Simulation-based Six-sigma Projects
Introduction:
Similar to six-sigma projects, the degree of 3S project success is often a function of correct selection, scoping, planning, and implementation. Simulation-based projects are selected according to specific requirements and are executed based on a specific procedure.
Simulation projects:
1. Although several methods and tools can be followed to manage a 3S project in various applications, a generic framework for successful project management and development can be proposed based on experience.
2. 3S approaches are often applied to engineer the processes in systems of a transactional nature whose performance can be measured quantitatively using time-based critical-to quality characteristics (CTQ) performance metrics.

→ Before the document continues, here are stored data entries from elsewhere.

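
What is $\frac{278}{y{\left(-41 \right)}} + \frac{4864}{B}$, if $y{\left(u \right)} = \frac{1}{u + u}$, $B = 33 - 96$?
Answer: $- \frac{1441012}{63} \approx -22873.0$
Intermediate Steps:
$B = -63$ ($B = 33 - 96 = -63$)
$y{\left(u \right)} = \frac{1}{2 u}$
$\frac{278}{y{\left(-41 \right)}} + \frac{4864}{B} = \frac{278}{\frac{1}{2} \frac{1}{-41}} + \frac{4864}{-63} = \frac{278}{\frac{1}{2} \left(- \frac{1}{41}\right)} + 4864 \left(- \frac{1}{63}\right) = \frac{278}{- \frac{1}{82}} - \frac{4864}{63} = 278 \left(-82\right) - \frac{4864}{63} = -22796 - \frac{4864}{63} = - \frac{1441012}{63}$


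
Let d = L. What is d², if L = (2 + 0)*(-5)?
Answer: 100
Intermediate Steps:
L = -10 (L = 2*(-5) = -10)
d = -10
d² = (-10)² = 100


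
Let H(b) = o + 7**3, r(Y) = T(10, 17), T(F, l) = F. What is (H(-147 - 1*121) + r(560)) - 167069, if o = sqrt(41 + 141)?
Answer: -166716 + sqrt(182) ≈ -1.6670e+5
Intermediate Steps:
r(Y) = 10
o = sqrt(182) ≈ 13.491
H(b) = 343 + sqrt(182) (H(b) = sqrt(182) + 7**3 = sqrt(182) + 343 = 343 + sqrt(182))
(H(-147 - 1*121) + r(560)) - 167069 = ((343 + sqrt(182)) + 10) - 167069 = (353 + sqrt(182)) - 167069 = -166716 + sqrt(182)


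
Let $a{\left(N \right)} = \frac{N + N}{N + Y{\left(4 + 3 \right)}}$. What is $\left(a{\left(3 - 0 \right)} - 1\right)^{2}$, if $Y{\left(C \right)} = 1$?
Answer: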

3. These systems are data driven service and logically designed applications that can either be designed using the DFSS method or improved using the DMAIC and LSS methods.
4. The first phase in the framework proposed is project definition, which consists of project selection, scoping, and chartering. The second phase is project execution, which includes data collection, model building, and six-sigma application.
5. The final phase is project implementation and maintenance, which includes the implementation of 3S changes or design and measures for sustaining the performance achieved.
6. This includes three software categories:
7. Six-sigma software tools, simulation software tools, and simulation-six-sigma software tools.
8. The main guidelines for successful 3S project development include:
a. The characteristics of the 3S application for scoping
b. Ingredients for a successful 3S Program
c. Correct selection of the 3S project
d. Developing a business case for the 3S project
e. Developing a charter for the 3S project
Characteristics of a 3s application:
1. A 3S project can be viewed as an integration element between quality and productivity measures.
2. This is a key distinction of 3S projects where six-sigma quality is coupled with simulation-based productivity improvement methods.
3. This extends traditional quality methods scope to cover a system-level design and improvement in both manufacturing and services: hence, six-sigma and design for six-sigma.
4. Many quality and productivity methods and initiatives were introduced during the past few decades. This includes quality circles, statistical process control, total quality management, enterprise resource planning, and lean manufacturing. Although they have been sound in theory, practical applications of these initiatives have not always delivered their premises over the long term.
5. Typical deployment failure modes include incorrect project selection, unclear definition of scope, and poor execution, culture, and impatience for long-run results.
6. The 3S projects are applied to processes and systems whose structure and logic can be represented with discrete event simulation. If the logic is complicated beyond the capability of simulation modeling, the 3S approach may not be applicable. This applies to both manufacturing and service systems.